Last week, the yield on 10-year Japanese government debt rose close to zero percent, a level not seen since March, in a global bond market sell-off triggered by the European Central Bank's decision to refrain from expanding its asset purchase programme on Sept. 8.
The ECB's move intensified worries that major central banks are running out of tools to aid their economies.
"Japan has struck a chord in terms of the generalised perception that there isn't that much left in that tank for policymakers from a monetary standpoint," said Charlie Diebel, head of rates at London-based asset manager Aviva (LON:AV) Investors.
"Therefore, if you still need to provide stimulus, perhaps monetary policy isn't the way it is going to be forthcoming,"

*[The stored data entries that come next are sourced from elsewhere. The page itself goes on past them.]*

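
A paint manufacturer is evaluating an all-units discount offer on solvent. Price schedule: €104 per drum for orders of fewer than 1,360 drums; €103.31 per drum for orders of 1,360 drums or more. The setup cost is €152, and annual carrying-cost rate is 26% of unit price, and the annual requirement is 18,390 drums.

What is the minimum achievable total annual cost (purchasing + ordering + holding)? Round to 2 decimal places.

€1,920,191.46

H₁ = 26%×€104 = €27.0400;  H₂ = 26%×€103.31 = €26.8606
EOQ₁ = √(2×18,390×152/27.0400) = 454.70  (< 1,360, feasible at tier 1)
EOQ₂ = √(2×18,390×152/26.8606) = 456.22  (< 1,360 → use Q = 1,360 at tier-2 price)
TC(tier 1 (EOQ₁), Q≈454.7) = €1,924,855.07
TC(tier 2, Q≈1,360.0) = €1,920,191.46
Minimum at tier 2: €1,920,191.46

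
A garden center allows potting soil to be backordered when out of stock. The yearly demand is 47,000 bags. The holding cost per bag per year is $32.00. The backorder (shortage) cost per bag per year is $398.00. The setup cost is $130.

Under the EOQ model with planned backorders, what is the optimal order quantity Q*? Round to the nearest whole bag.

Q* = √(2DS/H) · √((H + b)/b)
   = √(2 × 47,000 × 130 / 32) · √((32 + 398) / 398)
   = 617.960 × 1.0394 ≈ 642.32

642 bags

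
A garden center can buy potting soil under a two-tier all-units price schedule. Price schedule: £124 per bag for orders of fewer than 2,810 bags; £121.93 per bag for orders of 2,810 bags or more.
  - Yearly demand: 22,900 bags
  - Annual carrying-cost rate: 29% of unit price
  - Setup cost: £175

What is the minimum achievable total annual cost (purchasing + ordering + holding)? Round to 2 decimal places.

£2,843,303.54

H₁ = 29%×£124 = £35.9600;  H₂ = 29%×£121.93 = £35.3597
EOQ₁ = √(2×22,900×175/35.9600) = 472.11  (< 2,810, feasible at tier 1)
EOQ₂ = √(2×22,900×175/35.3597) = 476.10  (< 2,810 → use Q = 2,810 at tier-2 price)
TC(tier 1 (EOQ₁), Q≈472.1) = £2,856,577.03
TC(tier 2, Q≈2,810.0) = £2,843,303.54
Minimum at tier 2: £2,843,303.54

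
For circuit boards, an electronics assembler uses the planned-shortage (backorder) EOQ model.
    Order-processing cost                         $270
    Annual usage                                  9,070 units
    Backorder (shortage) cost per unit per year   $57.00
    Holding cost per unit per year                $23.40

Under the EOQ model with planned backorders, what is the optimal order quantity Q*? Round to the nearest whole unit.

543 units

Q* = √(2DS/H) · √((H + b)/b)
   = √(2 × 9,070 × 270 / 23.4) · √((23.4 + 57) / 57)
   = 457.502 × 1.1877 ≈ 543.35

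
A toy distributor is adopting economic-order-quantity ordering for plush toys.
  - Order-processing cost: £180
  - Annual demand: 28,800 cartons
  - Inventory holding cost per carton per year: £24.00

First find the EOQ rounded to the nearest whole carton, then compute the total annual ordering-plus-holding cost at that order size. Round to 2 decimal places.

EOQ = √(2DS/H) = √(2 × 28,800 × 180 / 24)
    = √(432,000.00) ≈ 657.27 → Q = 657 cartons
Orders/yr = 28,800/657 = 43.836; ordering cost = 43.836 × £180 = £7,890.41
Average inventory = 657/2 = 328.5; holding cost = 328.5 × £24 = £7,884.00
Total = £7,890.41 + £7,884.00 = £15,774.41

£15,774.41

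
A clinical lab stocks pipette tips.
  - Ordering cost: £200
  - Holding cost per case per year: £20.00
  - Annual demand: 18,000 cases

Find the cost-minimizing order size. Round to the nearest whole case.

600 cases

EOQ = √(2DS/H) = √(2 × 18,000 × 200 / 20)
    = √(360,000.00) ≈ 600.00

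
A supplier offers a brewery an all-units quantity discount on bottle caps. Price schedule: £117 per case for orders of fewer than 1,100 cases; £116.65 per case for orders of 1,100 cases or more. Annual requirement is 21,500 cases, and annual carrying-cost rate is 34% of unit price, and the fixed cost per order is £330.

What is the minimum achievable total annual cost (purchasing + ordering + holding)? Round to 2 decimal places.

£2,536,238.55

H₁ = 34%×£117 = £39.7800;  H₂ = 34%×£116.65 = £39.6610
EOQ₁ = √(2×21,500×330/39.7800) = 597.25  (< 1,100, feasible at tier 1)
EOQ₂ = √(2×21,500×330/39.6610) = 598.15  (< 1,100 → use Q = 1,100 at tier-2 price)
TC(tier 1 (EOQ₁), Q≈597.3) = £2,539,258.75
TC(tier 2, Q≈1,100.0) = £2,536,238.55
Minimum at tier 2: £2,536,238.55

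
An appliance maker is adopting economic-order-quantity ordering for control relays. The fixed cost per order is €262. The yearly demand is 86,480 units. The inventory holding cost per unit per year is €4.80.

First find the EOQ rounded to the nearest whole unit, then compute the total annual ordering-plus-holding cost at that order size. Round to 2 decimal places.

Q* = √(2·D·S / H) = √(2·86,480·262 / 4.8) = √9,440,733.3 ≈ 3,072.58 → Q = 3,073 units
Orders/yr = 86,480/3,073 = 28.142; ordering cost = 28.142 × €262 = €7,373.17
Average inventory = 3,073/2 = 1536.5; holding cost = 1536.5 × €4.8 = €7,375.20
Total = €7,373.17 + €7,375.20 = €14,748.37

€14,748.37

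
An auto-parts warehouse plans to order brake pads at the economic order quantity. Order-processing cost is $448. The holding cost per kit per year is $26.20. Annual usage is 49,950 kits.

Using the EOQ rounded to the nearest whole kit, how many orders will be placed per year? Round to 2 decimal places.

38.22 orders per year

EOQ = √(2DS/H) = √(2 × 49,950 × 448 / 26.2)
    = √(1,708,213.74) ≈ 1,306.99 → Q = 1,307
Orders per year = D/Q = 49,950 / 1,307 = 38.217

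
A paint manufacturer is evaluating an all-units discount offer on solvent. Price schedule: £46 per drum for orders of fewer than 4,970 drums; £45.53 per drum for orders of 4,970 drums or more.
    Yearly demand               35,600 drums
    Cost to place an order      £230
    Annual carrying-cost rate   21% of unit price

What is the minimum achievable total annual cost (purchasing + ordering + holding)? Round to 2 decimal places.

H₁ = 21%×£46 = £9.6600;  H₂ = 21%×£45.53 = £9.5613
EOQ₁ = √(2×35,600×230/9.6600) = 1,302.01  (< 4,970, feasible at tier 1)
EOQ₂ = √(2×35,600×230/9.5613) = 1,308.72  (< 4,970 → use Q = 4,970 at tier-2 price)
TC(tier 1 (EOQ₁), Q≈1,302.0) = £1,650,177.45
TC(tier 2, Q≈4,970.0) = £1,646,275.32
Minimum at tier 2: £1,646,275.32

£1,646,275.32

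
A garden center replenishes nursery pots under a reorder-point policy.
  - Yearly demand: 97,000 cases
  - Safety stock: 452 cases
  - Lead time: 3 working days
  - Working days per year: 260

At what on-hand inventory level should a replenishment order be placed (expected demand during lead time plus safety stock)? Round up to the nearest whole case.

1,572 cases

Daily demand d = 97,000 / 260 = 373.077 cases/day
Demand during lead time = 373.077 × 3 = 1,119.23
Reorder point = 1,119.23 + 452 = 1,571.23 → round up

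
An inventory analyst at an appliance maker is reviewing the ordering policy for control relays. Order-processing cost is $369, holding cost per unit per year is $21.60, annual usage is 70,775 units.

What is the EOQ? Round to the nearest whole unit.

Q* = √(2·D·S / H) = √(2·70,775·369 / 21.6) = √2,418,145.8 ≈ 1,555.04

1,555 units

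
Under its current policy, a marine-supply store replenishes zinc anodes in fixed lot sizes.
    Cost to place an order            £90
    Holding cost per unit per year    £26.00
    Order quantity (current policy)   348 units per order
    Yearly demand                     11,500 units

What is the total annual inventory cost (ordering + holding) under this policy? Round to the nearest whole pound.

Ordering: D/Q × S = 11,500/348 × £90 = £2,974.14
Holding:  Q/2 × H = 348/2 × £26 = £4,524.00
Total = £2,974.14 + £4,524.00 = £7,498.14

£7,498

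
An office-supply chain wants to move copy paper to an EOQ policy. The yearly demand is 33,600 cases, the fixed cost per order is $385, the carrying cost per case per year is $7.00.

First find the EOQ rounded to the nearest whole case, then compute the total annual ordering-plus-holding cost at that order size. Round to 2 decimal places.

2DS/H = 2·33,600·385/7 = 3,696,000.00
EOQ = √3,696,000.00 ≈ 1,922.50 → Q = 1,922 cases
Annual ordering cost = (D/Q)·S = (33,600/1,922) × 385 = $6,730.49
Annual holding cost  = (Q/2)·H = (1,922/2) × 7 = $6,727.00
Total = $6,730.49 + $6,727.00 = $13,457.49

$13,457.49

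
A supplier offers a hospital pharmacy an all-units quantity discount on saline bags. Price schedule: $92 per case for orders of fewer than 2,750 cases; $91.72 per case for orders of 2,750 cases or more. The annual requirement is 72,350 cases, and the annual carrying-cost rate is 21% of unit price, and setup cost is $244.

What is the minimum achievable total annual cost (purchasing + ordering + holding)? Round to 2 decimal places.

H₁ = 21%×$92 = $19.3200;  H₂ = 21%×$91.72 = $19.2612
EOQ₁ = √(2×72,350×244/19.3200) = 1,351.84  (< 2,750, feasible at tier 1)
EOQ₂ = √(2×72,350×244/19.2612) = 1,353.90  (< 2,750 → use Q = 2,750 at tier-2 price)
TC(tier 1 (EOQ₁), Q≈1,351.8) = $6,682,317.57
TC(tier 2, Q≈2,750.0) = $6,668,845.57
Minimum at tier 2: $6,668,845.57

$6,668,845.57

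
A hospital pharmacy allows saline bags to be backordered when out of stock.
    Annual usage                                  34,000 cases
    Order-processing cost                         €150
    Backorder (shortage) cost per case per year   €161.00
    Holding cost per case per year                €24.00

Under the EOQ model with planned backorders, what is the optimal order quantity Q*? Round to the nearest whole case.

699 cases

Basic EOQ = √(2·34,000·150/24) = 651.920
Backorder adjustment √((H+b)/b) = √((24+161)/161) = 1.0719
Q* = 651.920 × 1.0719 ≈ 698.82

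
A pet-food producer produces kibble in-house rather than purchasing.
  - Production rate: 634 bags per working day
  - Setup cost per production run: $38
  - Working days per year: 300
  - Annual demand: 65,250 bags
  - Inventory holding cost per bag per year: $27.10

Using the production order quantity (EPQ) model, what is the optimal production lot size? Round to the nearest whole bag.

528 bags

Daily demand d = 65,250/300 = 217.500; p = 634; 1 − d/p = 0.65694
EPQ = √(2DS / (H(1 − d/p)))
    = √(2 × 65,250 × 38 / (27.1 × 0.65694)) ≈ 527.78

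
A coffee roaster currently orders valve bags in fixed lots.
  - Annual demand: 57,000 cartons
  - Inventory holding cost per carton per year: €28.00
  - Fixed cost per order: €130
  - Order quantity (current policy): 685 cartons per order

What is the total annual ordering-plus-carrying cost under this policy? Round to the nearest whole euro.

Orders/yr = 57,000/685 = 83.212; ordering cost = 83.212 × €130 = €10,817.52
Average inventory = 685/2 = 342.5; holding cost = 342.5 × €28 = €9,590.00
Total = €10,817.52 + €9,590.00 = €20,407.52

€20,408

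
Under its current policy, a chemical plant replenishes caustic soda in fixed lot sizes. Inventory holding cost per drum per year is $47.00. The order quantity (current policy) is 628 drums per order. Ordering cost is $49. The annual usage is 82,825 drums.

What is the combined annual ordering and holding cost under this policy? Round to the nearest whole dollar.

Annual ordering cost = (D/Q)·S = (82,825/628) × 49 = $6,462.46
Annual holding cost  = (Q/2)·H = (628/2) × 47 = $14,758.00
Total = $6,462.46 + $14,758.00 = $21,220.46

$21,220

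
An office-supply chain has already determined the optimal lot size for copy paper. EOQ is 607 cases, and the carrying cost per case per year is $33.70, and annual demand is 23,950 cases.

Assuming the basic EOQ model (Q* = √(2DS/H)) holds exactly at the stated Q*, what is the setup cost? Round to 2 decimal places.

$259.22

EOQ relation: Q² = 2DS/H, so rearrange for the unknown.
S = Q²H / (2D) = 607² × 33.7 / (2 × 23,950) = 259.2219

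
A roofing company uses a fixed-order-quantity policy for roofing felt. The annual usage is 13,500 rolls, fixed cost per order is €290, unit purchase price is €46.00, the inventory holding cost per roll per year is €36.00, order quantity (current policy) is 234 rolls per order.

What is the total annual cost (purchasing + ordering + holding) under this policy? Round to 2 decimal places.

Annual ordering cost = (D/Q)·S = (13,500/234) × 290 = €16,730.77
Annual holding cost  = (Q/2)·H = (234/2) × 36 = €4,212.00
Purchase cost = D·C = 13,500 × 46 = €621,000.00
Total = €16,730.77 + €4,212.00 + €621,000.00 = €641,942.77

€641,942.77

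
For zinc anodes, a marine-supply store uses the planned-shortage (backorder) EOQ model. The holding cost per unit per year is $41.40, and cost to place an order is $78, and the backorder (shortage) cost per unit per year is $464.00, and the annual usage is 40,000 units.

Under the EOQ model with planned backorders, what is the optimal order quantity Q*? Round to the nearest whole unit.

Basic EOQ = √(2·40,000·78/41.4) = 388.233
Backorder adjustment √((H+b)/b) = √((41.4+464)/464) = 1.0437
Q* = 388.233 × 1.0437 ≈ 405.18

405 units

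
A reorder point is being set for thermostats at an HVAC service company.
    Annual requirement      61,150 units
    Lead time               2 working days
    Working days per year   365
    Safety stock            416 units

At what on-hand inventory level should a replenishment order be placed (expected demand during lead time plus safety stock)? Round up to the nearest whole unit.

752 units

Daily demand d = 61,150 / 365 = 167.534 units/day
Demand during lead time = 167.534 × 2 = 335.07
Reorder point = 335.07 + 416 = 751.07 → round up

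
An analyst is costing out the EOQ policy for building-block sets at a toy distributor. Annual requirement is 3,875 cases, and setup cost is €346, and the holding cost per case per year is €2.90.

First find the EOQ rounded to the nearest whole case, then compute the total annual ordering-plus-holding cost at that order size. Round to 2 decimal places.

Q* = √(2·D·S / H) = √(2·3,875·346 / 2.9) = √924,655.2 ≈ 961.59 → Q = 962 cases
Ordering: D/Q × S = 3,875/962 × €346 = €1,393.71
Holding:  Q/2 × H = 962/2 × €2.9 = €1,394.90
Total = €1,393.71 + €1,394.90 = €2,788.61

€2,788.61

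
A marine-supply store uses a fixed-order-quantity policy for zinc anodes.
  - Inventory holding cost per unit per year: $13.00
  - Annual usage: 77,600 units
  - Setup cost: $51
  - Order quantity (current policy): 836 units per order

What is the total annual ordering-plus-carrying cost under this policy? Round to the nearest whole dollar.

$10,168

Ordering: D/Q × S = 77,600/836 × $51 = $4,733.97
Holding:  Q/2 × H = 836/2 × $13 = $5,434.00
Total = $4,733.97 + $5,434.00 = $10,167.97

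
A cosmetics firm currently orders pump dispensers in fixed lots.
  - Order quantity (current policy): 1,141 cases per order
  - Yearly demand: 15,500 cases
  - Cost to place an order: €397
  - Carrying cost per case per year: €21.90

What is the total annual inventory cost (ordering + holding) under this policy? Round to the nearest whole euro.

€17,887

Ordering: D/Q × S = 15,500/1,141 × €397 = €5,393.08
Holding:  Q/2 × H = 1,141/2 × €21.9 = €12,493.95
Total = €5,393.08 + €12,493.95 = €17,887.03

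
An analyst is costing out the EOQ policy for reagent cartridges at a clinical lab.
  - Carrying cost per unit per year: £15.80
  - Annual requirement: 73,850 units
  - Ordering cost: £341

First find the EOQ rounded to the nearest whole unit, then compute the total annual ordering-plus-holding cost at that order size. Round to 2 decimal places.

Optimal lot size Q* = (2 × 73,850 × £341 / £15.8)^½ ≈ 1,785.41 → Q = 1,785 units
Ordering: D/Q × S = 73,850/1,785 × £341 = £14,108.04
Holding:  Q/2 × H = 1,785/2 × £15.8 = £14,101.50
Total = £14,108.04 + £14,101.50 = £28,209.54

£28,209.54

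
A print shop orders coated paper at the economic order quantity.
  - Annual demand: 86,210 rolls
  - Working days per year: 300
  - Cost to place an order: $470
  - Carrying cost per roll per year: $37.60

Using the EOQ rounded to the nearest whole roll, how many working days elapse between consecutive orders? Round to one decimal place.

Optimal lot size Q* = (2 × 86,210 × $470 / $37.6)^½ ≈ 1,468.08 → Q = 1,468 rolls
T = Q/D × 300 days = 1,468/86,210 × 300 = 5.108 days

5.1 days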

The U.S. economy is far from robust, posting a sub-par 1.2percent increase in second quarter gross domestic product. However, Japan, the world's third-biggest economy, is struggling even more, eking out just 0.7 percent growth in the same period.
The BOJ will undertake a comprehensive review of its monetary policy at its Sept. 20-21 meeting, and there is speculation it may lower short-term interest rates deeper into negative territory and change its bond purchasing program.
Fed Chair Yellen and other U.S. policy-makers, who will convene during the same period as their Japanese counterparts, are widely expected to leave their benchmark policy rate unchanged in a range of 0.25-0.50 percent. They will likely keep the door open for a rate increase by year-end.
To be sure, if the Fed stuns investors by raising rates within hours of their Japanese counterparts' decision, that would overshadow anything coming from Tokyo.
The consensus is the Fed will keep its powder dry given the recent patch of soft economic data. Also, it may be reluctant to raise rates, and possibly upset financial markets, ahead of a tightening presidential election on Nov. 8.
ONE FOOT OUT THE DOOR
Japan's struggle has persisted even as the BOJ adopted unconventional measures of negative interest rates and massive asset purchases aimed at spurring consumption and investments, while also helping exports with a weaker yen.
Instead the yen has risen 15 percent against the dollar and 13 percent versus the euro so far this year. Bond curves globally have meanwhile steepened, led by a rise in Japanese long-term yields, in the past couple of weeks.
"If you think about the last 15-20 years, we always thought Japan was the outlier. In fact, it turned out they were pretty much the leader," said Ashley Perrott, head of Asian fixed income at UBS Asset Management in Singapore.
"The rest of the world has followed the Japan path to lower yields. And I think they are still probably leading," he said.
The BOJ's ability to communicate its intent is therefore key, and some analysts even suspect the confusion heading into Wednesday's meeting is intentional, aimed at upsetting the single-bet mentality in the market and thus limit any fallout.
Interest rate markets implied traders expect a 17 percent chance the BOJ would lower its target rate to -0.30 percent onWednesday and a 14 percent chance the Fed would raise the federal funds rate by a quarter point, according to Reuters data.
Real money and leveraged investors are therefore playing it extremely safe. Perrott, whose team manages $3 billion in its Asian portfolios, has cut back on interest rate exposure, while still holding derivatives that will protect UBS should bond markets rally once again.
"It is a wild card and will definitely see markets move," Scott Mather, chief investment officer of U.S. Core Strategies and a managing director at the $1.5 trillion Pacific Investment Management Co (PIMCO), referring to the BOJ.
"We are relatively neutral on the government-bond market and we don’t have a large position to our risk exposure in Japan. Definitely, investors are coming up to the sense that the effect of monetary stimulus is not as advertised.”